Friday, June 12, 2009

Other ways of staying in touch

Some interesting and relevant comments on a forum I posted on yesterday raised some valid suggestions for keeping safe while travelling (while getting a little narky that I would post a link to a “commercial” website. Ok, shoot me, I believe people should know about this thing!)

1)I don't want another expensive gizmo to weigh down my backpack
2)Why not just tell the consulate where you're going, and then tell them when you are OK afterwards, and they'll come looking for you if you don't show up.
3)Regular emails to a family member should be enough.
4)Just use your mobile phone and call for help if you need it.

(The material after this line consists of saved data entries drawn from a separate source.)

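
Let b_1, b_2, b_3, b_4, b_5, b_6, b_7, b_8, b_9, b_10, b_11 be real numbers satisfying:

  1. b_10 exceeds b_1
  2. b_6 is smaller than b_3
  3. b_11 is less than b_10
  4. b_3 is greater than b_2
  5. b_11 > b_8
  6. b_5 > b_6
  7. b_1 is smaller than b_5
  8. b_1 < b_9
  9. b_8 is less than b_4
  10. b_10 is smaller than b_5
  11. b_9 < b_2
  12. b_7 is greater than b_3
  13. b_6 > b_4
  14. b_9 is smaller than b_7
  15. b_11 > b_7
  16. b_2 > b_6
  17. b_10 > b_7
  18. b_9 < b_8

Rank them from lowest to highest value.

b_1 < b_9 < b_8 < b_4 < b_6 < b_2 < b_3 < b_7 < b_11 < b_10 < b_5

The consecutive links are each given: b_1 < b_9; b_9 < b_8; b_8 < b_4; b_4 < b_6; b_6 < b_2; b_2 < b_3; b_3 < b_7; b_7 < b_11; b_11 < b_10; b_10 < b_5.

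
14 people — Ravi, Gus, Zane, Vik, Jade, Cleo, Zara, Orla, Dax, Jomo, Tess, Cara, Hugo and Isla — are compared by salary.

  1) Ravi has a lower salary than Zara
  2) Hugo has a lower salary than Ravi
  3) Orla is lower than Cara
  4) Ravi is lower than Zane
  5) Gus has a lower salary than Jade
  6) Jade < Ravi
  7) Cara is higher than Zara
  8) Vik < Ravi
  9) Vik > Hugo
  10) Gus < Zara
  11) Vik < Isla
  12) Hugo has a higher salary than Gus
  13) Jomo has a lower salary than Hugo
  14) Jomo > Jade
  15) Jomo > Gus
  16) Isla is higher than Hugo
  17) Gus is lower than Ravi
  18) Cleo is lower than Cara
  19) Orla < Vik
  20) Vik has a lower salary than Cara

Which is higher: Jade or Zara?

Zara

The relevant relations are Jade < Jomo; Jomo < Hugo; Hugo < Vik; Vik < Ravi; Ravi < Zara.
Chaining these gives Jade < Jomo < Hugo < Vik < Ravi < Zara.
So Jade < Zara; Zara is the higher of the two.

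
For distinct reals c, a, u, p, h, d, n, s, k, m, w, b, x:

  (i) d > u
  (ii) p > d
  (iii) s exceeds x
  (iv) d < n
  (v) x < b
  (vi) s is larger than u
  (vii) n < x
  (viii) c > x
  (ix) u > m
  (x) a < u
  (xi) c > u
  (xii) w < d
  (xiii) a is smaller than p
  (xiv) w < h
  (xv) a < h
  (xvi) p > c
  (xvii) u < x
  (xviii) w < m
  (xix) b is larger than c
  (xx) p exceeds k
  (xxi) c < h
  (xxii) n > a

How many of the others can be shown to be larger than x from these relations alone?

5

From x the given relations immediately reach c, b, s.
From those, h, p — 5 in total.
No other element is forced above x by the given relations, so the count is 5.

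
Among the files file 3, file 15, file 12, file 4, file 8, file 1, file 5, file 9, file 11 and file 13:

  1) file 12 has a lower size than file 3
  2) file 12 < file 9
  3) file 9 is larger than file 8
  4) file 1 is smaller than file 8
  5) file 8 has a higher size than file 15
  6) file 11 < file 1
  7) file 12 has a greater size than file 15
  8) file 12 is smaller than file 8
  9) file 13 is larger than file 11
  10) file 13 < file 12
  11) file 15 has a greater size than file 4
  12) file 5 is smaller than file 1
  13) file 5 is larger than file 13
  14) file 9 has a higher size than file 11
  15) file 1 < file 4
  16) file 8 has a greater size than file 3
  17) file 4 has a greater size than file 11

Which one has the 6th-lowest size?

file 15

The consecutive relations fix a unique order: file 11 < file 13 < file 5 < file 1 < file 4 < file 15 < file 12 < file 3 < file 8 < file 9.
Counting 6 from the smallest end gives file 15.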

All fair enough points. However, as I replied:

Sarwatch does not add an ounce to your backpack, and is free to use (although it does cost two-fifths of stuff-all if you want to add SMS messaging to run it from your mobile phone).

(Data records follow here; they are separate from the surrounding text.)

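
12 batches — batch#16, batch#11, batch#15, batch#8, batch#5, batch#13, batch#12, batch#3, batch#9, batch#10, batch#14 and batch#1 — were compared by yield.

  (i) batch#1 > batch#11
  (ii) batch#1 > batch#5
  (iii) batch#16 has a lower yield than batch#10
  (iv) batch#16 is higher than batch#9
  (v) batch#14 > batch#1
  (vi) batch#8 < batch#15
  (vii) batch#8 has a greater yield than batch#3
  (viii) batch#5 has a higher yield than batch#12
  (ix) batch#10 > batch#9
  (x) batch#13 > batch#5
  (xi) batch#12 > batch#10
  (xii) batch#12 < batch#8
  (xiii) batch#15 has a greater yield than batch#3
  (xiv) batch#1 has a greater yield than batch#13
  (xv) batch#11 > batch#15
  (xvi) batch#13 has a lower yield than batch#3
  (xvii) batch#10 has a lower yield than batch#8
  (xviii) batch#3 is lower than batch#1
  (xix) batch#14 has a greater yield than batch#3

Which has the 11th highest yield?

batch#16

Chaining the given pairs: batch#9 < batch#16 < batch#10 < batch#12 < batch#5 < batch#13 < batch#3 < batch#8 < batch#15 < batch#11 < batch#1 < batch#14.
The 11th largest is batch#16.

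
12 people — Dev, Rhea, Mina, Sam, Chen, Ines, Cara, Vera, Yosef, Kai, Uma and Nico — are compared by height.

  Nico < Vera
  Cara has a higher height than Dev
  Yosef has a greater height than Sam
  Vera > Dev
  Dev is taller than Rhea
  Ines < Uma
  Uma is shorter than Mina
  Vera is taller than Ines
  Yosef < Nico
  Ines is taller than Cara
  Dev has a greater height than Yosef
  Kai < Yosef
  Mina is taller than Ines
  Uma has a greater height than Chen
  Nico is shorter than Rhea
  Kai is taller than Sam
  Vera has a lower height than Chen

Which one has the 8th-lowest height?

The consecutive relations fix a unique order: Sam < Kai < Yosef < Nico < Rhea < Dev < Cara < Ines < Vera < Chen < Uma < Mina.
Counting 8 from the smallest end gives Ines.

Ines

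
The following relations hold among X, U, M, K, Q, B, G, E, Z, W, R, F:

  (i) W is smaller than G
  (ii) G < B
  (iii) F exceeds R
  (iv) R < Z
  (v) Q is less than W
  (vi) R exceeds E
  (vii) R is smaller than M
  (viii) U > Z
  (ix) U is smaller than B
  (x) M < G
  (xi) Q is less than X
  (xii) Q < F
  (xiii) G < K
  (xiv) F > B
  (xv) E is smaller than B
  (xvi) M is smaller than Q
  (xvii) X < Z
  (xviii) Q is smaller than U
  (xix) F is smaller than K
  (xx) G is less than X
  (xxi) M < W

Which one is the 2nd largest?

F

Piecing the relations together gives one ordering: E < R < M < Q < W < G < X < Z < U < B < F < K.
Counting 2 from the largest end gives F.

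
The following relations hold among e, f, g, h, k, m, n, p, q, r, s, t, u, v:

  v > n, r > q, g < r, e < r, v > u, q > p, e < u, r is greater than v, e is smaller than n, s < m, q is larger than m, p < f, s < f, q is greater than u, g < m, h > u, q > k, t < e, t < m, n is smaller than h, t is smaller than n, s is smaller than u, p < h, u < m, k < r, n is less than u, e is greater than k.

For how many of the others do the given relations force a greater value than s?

From s the given relations immediately reach u, m, f.
From those, v, q, h — 6 in total.
From those, r — 7 in total.
No other element is forced above s by the given relations, so the count is 7.

7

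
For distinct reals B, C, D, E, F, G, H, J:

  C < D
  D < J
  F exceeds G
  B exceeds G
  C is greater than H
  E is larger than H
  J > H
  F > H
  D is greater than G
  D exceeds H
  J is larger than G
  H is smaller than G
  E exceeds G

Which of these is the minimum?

Chaining upward from H: directly above it, G, C, D, J, E, F; then B.
That covers every other element, and nothing is given below H, so H is the minimum.

H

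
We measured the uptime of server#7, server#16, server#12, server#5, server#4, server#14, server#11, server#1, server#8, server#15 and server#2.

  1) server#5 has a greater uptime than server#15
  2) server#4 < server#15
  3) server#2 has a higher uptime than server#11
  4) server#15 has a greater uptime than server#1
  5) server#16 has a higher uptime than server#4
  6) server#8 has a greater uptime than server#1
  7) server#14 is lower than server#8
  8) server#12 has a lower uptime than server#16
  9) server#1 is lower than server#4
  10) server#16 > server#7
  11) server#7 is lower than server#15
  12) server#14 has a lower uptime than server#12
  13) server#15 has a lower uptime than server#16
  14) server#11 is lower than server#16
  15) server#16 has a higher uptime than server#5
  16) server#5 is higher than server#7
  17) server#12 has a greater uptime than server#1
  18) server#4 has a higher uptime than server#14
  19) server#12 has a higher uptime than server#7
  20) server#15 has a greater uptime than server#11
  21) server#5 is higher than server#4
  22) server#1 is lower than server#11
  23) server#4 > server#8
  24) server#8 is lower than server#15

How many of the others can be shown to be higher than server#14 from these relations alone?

From server#14 the given relations immediately reach server#8, server#4, server#12.
From those, server#15, server#5, server#16 — 6 in total.
No other element is forced above server#14 by the given relations, so the count is 6.

6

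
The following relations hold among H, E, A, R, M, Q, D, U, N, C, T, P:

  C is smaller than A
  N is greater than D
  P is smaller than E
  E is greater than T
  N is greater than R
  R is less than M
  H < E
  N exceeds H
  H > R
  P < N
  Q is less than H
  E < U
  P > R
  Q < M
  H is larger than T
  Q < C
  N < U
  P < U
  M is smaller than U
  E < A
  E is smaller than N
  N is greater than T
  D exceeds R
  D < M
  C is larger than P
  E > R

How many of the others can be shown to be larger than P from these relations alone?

The elements the relations force above P are E, N, U, C, A — no chain reaches any other.
That is 5.

5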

Telling the consulate is a great idea, and infact something that I recommend strongly on the MyRedFlare website. However, it is a little like a Ranger's logbook... they will only do something if someone jumps up and down and makes a fuss. Who will do this if you go missing in a foreign land, and when will this happen?

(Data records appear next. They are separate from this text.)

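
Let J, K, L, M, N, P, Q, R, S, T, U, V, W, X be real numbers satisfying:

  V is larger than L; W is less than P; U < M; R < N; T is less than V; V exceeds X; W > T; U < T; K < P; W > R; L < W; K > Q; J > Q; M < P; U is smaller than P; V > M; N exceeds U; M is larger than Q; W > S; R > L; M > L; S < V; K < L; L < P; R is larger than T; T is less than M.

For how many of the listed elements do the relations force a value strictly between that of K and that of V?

Chaining upward from K reaches: L, R, M, N, W, P.
Chaining downward from V reaches: Q, S, X, U, L, T, M.
Strictly between K and V are those in both lists: L, M — 2 elements.

2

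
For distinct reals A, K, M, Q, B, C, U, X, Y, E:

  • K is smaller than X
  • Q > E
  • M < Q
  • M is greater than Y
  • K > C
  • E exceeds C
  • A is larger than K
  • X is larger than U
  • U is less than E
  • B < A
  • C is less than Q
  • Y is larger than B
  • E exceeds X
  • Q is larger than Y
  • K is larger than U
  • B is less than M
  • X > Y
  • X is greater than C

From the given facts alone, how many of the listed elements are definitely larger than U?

5

The elements the relations force above U are K, X, A, E, Q — no chain reaches any other.
That is 5.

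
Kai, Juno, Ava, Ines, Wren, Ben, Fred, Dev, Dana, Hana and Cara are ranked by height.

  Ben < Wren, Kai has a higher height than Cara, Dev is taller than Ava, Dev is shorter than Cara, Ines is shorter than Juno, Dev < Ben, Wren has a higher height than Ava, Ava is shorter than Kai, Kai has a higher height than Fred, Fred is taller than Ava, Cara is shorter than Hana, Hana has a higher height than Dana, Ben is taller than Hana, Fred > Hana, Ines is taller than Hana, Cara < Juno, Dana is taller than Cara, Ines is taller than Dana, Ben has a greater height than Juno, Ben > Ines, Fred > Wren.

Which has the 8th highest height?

Piecing the relations together gives one ordering: Ava < Dev < Cara < Dana < Hana < Ines < Juno < Ben < Wren < Fred < Kai.
The 8th largest is Dana.

Dana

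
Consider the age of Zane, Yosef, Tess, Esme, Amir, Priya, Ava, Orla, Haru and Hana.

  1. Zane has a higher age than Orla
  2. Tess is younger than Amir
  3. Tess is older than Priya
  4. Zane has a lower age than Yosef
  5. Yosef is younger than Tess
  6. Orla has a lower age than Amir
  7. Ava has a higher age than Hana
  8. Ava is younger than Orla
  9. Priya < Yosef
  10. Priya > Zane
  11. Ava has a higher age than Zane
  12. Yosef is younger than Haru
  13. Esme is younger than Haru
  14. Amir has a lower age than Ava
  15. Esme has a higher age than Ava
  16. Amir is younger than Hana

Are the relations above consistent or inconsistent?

inconsistent

We have Ava < Orla stated directly, yet also Orla < Zane < Priya < Yosef < Tess < Amir < Hana < Ava by chaining the others — so Orla < Ava. Contradiction.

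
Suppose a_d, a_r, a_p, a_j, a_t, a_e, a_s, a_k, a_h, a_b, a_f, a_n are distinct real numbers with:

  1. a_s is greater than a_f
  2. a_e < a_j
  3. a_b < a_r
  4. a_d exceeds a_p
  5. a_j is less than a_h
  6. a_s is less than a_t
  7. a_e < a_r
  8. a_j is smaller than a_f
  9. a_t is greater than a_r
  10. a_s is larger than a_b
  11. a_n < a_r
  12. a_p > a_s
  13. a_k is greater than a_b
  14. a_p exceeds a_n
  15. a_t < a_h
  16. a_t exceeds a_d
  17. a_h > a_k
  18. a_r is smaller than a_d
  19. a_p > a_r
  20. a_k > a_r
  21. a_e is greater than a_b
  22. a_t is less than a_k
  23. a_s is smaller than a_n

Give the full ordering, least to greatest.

a_b < a_e < a_j < a_f < a_s < a_n < a_r < a_p < a_d < a_t < a_k < a_h

Each adjacent pair is fixed by a given relation: a_b < a_e; a_e < a_j; a_j < a_f; a_f < a_s; a_s < a_n; a_n < a_r; a_r < a_p; a_p < a_d; a_d < a_t; a_t < a_k; a_k < a_h. Chaining them end to end gives the full order.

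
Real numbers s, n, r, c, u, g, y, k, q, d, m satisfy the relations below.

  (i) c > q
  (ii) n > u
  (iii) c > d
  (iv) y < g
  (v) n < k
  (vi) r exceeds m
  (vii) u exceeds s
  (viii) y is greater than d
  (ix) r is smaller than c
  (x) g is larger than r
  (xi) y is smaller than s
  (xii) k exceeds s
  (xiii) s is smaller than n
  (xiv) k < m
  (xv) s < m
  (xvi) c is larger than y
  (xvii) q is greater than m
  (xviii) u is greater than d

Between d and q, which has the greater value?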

I could tell you a story about a young fellow who did indeed send regular emails to his parents, right up to the point where they did not receive their usual 3-day message. Unfortunately when the concerns of the parents were raised with the authorities they discounted this information as being “the unreliability of youth”. No attention was made to the fact that the parents considered this out of character and unusual. Without going into excessive detail, I will say that the delay in the official reaction was unfortunate (in the extreme), and really should never have happened. This example has been a key driver in the continued development of our Sarwatch system... there MUST be more evidence for the authorities that a young traveller wants to be taken seriously. A regular email contact has been shown to NOT be enough.

As for the mobile phone, this is a fantastic suggestion but, as recent events have shown in Australia, even mobile phone contact may not save you. In a recent occurrence a young fellow was lost in the bush but managed to make a few 000 (emergency) phone calls... he was abandoned to his fate because he was not able to provide a cross-street name to the 000 operator. Do you believe it? Our Sarwatch system is designed to get trusted people involved so as not to rely solely on others.

It was suggested by the poster on the forum in question that I was being overly paranoid in my point of view. My reply was that I believe in the “umbrella principle”... “if you take your umbrella then it will not rain” and then you can enjoy a beautiful day. In this context, simple precautions while travelling against the unlikely event of going missing-in-action (for whatever reason) would seem to be a given.

There is no way I can say that our Sarwatch system WILL save you if things go wrong when you travel. In fact, I make it very clear on our website that our system is experimental and must only be considered as a secondary means of notification or information.

However, it is easy to use and just might help. What have you got to lose? Don't be paranoid when you travel but, then again, don't be stupid either. Tell someone where you are going.